Do you have an accounting mess on your hands? It happens! Here are a few tips and tricks for finding and fixing the loopholes in your accounting program.
Financial Tips and Tricks:
- Understand and accept that it may be you.
I often hear something along these lines, “That number wasn’t there yesterday! It must be a QuickBooks problem.” That odd dollar amount in your financial reports probably has a very simple explanation. Somebody, maybe you, entered the wrong information. Typos happen!
- Check the date.
A wrong date or date range can cause headaches.
- Go line by line down the Balance Sheet and Income Statement.
Look for “weird” things. Work with your bookkeeper and accountant. Your goal is to get every account accurate and current. Here is a list of “weird” things that may need some fixing:
• A negative asset.
Unless it is accumulated depreciation or amortization. Those numbers are “contra” accounts and serve to reduce the value of the associated assets.
• A negative liability.
Pay particular attention to your payroll liabilities. I recommend using a payroll service like ADP or Paychex.
• A negative sales account.
Unless it is the customer refunds or discounts (contra accounts).
• A negative expense account.
Now, an account may look weird but be right. For instance, if you enter a rebate for your Insurance, it will show up as a negative expense for that month. Drill down on the details and make sure.
• An account that is very different from last week or last month.

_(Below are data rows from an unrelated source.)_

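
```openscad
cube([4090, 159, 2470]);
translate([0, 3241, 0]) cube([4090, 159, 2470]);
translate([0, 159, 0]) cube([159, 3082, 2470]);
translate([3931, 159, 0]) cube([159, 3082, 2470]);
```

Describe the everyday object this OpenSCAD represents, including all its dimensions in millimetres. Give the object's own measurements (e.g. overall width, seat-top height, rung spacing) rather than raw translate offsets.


The wall frame of a small rectangular building: four walls, each 2470 mm tall and 159 mm thick, enclosing a footprint 4090 mm (x) by 3400 mm (y) outside-to-outside, with no floor or roof. The front and back walls (the −y and +y sides) span the full width; the two side walls fit between them.


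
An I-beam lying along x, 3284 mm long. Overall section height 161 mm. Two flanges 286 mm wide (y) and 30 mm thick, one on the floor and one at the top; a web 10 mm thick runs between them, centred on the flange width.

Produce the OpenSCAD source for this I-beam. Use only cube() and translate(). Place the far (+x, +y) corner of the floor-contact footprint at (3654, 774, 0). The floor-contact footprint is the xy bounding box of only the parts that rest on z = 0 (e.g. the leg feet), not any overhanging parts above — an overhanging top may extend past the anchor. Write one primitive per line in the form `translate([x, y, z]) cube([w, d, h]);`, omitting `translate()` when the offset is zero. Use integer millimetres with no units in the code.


translate([370, 488, 0]) cube([3284, 286, 30]);
translate([370, 626, 30]) cube([3284, 10, 101]);
translate([370, 488, 131]) cube([3284, 286, 30]);


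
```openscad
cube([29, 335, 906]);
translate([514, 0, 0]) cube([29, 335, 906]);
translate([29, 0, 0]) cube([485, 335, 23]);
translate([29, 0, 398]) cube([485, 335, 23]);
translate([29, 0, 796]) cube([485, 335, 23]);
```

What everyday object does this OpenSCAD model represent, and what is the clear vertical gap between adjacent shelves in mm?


A bookshelf. The clear shelf gap is 375 mm.

Two tall side panels with 3 horizontal boards between them — a bookshelf. The first two shelf undersides are at z = 0 and z = 398; with shelf thickness 23, the clear gap is 398 − 0 − 23 = 375 mm.


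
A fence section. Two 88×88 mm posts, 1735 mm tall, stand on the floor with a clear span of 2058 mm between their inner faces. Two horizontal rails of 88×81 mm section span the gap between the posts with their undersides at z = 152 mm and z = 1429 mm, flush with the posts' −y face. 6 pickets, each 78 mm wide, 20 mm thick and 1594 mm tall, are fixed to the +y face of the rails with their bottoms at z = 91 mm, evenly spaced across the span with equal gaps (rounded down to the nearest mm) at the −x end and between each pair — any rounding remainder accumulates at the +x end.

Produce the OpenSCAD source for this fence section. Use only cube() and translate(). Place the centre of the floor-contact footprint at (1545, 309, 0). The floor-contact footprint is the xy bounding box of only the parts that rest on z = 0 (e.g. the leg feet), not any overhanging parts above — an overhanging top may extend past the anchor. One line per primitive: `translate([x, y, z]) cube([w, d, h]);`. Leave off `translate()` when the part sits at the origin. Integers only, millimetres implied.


translate([428, 265, 0]) cube([88, 88, 1735]);
translate([2574, 265, 0]) cube([88, 88, 1735]);
translate([516, 265, 152]) cube([2058, 88, 81]);
translate([516, 265, 1429]) cube([2058, 88, 81]);
translate([743, 353, 91]) cube([78, 20, 1594]);
translate([1048, 353, 91]) cube([78, 20, 1594]);
translate([1353, 353, 91]) cube([78, 20, 1594]);
translate([1658, 353, 91]) cube([78, 20, 1594]);
translate([1963, 353, 91]) cube([78, 20, 1594]);
translate([2268, 353, 91]) cube([78, 20, 1594]);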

If all of a sudden your advertising expense went from about $2,500 per month to $300,000 this month, that is a red flag! Have your accountant help you. Make the weird things right with an appropriate journal entry or reversing entry. If you can, find out how it got weird and update the data entry procedure.
• If you don’t know how it got weird, at least get it to right.

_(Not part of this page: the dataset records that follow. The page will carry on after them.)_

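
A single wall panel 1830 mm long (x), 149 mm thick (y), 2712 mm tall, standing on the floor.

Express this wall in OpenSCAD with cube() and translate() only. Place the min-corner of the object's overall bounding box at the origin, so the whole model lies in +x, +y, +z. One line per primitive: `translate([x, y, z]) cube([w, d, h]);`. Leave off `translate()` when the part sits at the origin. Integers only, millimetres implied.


cube([1830, 149, 2712]);


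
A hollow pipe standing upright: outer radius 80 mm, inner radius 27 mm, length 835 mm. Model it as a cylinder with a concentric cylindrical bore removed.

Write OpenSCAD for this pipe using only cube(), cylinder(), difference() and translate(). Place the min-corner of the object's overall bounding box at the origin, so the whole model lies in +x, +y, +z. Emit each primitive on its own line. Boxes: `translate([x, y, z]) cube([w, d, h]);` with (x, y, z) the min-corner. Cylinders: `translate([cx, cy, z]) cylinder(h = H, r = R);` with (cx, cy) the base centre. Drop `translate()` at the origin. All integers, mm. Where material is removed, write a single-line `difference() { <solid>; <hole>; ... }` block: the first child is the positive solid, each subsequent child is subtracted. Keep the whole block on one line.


difference() { translate([80, 80, 0]) cylinder(h = 835, r = 80); translate([80, 80, 0]) cylinder(h = 835, r = 27); }


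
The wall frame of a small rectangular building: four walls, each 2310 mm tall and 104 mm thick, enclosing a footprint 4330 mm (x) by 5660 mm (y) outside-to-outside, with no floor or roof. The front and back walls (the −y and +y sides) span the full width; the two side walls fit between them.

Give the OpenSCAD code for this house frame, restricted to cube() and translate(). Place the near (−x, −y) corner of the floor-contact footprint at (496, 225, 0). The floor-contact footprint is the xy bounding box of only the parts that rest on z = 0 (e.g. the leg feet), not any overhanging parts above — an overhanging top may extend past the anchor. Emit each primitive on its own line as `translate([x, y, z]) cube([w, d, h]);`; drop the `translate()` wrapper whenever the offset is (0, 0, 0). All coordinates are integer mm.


translate([496, 225, 0]) cube([4330, 104, 2310]);
translate([496, 5781, 0]) cube([4330, 104, 2310]);
translate([496, 329, 0]) cube([104, 5452, 2310]);
translate([4722, 329, 0]) cube([104, 5452, 2310]);


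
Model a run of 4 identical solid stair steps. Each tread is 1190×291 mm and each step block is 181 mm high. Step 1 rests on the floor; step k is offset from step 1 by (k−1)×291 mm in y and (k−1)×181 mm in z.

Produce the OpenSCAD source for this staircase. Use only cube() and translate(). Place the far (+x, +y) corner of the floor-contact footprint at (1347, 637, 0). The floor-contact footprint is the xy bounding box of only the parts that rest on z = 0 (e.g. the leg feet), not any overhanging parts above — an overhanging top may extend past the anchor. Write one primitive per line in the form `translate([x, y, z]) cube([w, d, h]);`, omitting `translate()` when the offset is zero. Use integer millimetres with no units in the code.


translate([157, 346, 0]) cube([1190, 291, 181]);
translate([157, 637, 181]) cube([1190, 291, 181]);
translate([157, 928, 362]) cube([1190, 291, 181]);
translate([157, 1219, 543]) cube([1190, 291, 181]);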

If it is a small dollar amount, create an adjusting entry and watch to make sure it doesn’t get weird again.
• Utilize forensic accounting!
If it does get weird again, look through the previous week’s transactions for that account to find the entry.

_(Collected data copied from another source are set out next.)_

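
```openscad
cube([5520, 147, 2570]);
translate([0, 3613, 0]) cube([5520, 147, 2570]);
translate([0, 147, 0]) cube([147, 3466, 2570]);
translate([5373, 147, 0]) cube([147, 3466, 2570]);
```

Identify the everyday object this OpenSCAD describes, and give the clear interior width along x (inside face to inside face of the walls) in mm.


A house (or room) frame. The interior width is 5226 mm.

Four 2570 mm walls enclosing a rectangle with no floor or roof — a room or house frame. Outside width is 5520 mm and wall thickness is 147 mm, so the interior width is 5520 − 2 × 147 = 5226 mm.


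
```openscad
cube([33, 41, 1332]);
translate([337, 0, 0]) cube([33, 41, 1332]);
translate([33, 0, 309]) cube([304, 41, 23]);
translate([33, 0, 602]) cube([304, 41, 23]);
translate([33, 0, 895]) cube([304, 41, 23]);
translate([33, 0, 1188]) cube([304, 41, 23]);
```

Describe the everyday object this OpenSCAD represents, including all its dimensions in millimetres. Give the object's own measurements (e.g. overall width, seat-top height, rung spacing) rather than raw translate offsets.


A straight ladder. Two 33×41 mm vertical rails, 1332 mm tall, stand 370 mm apart (outside-to-outside) with their front faces coplanar on the −y side. 4 rungs, each 41 mm deep and 23 mm tall, span between the inner faces of the rails, front faces flush with the rails. The lowest rung's underside is at z = 309 mm and rungs are spaced 293 mm apart (underside to underside).


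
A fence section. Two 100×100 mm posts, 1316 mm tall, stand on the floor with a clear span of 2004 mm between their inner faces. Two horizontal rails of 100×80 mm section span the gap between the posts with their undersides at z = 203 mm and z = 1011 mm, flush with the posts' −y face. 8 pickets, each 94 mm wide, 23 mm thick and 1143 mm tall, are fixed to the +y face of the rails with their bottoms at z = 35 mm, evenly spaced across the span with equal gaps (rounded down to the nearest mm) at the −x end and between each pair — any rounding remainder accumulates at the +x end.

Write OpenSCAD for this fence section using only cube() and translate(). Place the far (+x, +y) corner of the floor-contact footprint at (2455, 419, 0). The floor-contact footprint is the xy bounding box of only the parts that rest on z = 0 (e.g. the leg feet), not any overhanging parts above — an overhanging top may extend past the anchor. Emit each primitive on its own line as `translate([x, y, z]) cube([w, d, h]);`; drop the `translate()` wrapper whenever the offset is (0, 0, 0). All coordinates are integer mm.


translate([251, 319, 0]) cube([100, 100, 1316]);
translate([2355, 319, 0]) cube([100, 100, 1316]);
translate([351, 319, 203]) cube([2004, 100, 80]);
translate([351, 319, 1011]) cube([2004, 100, 80]);
translate([490, 419, 35]) cube([94, 23, 1143]);
translate([723, 419, 35]) cube([94, 23, 1143]);
translate([956, 419, 35]) cube([94, 23, 1143]);
translate([1189, 419, 35]) cube([94, 23, 1143]);
translate([1422, 419, 35]) cube([94, 23, 1143]);
translate([1655, 419, 35]) cube([94, 23, 1143]);
translate([1888, 419, 35]) cube([94, 23, 1143]);
translate([2121, 419, 35]) cube([94, 23, 1143]);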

- Run a transaction register report and look for patterns.
Look for the detail trial balance or the general ledger journal to find the “guts” of every transaction. Look for patterns and entries that look different from the other entries in that account.
- Study up on double-entry accounting.
Gain understanding of how debits and credits affect each type of account. The ‘Help’ feature in your software is a good place to search for assistance. So is YouTube.
- Look for before-and-after differences.
If you are not sure of what is happening at a particular data entry point, try this:
• Run the Balance Sheet and Income Statement.
• Enter ONE transaction.
Run the Balance Sheet and Income Statement again and see if you can locate where the dollar amounts ended up. This is a street smart way to discover the “set up” behind the data entry screen.
- Learn to trust your intuition.
As your understanding of double entry accounting increases, trust your gut feeling that a dollar amount is wrong or “weird.” So often, I help someone fix a loophole and they respond, “I thought that might be the problem!” If you have that thought, follow it and see what you uncover.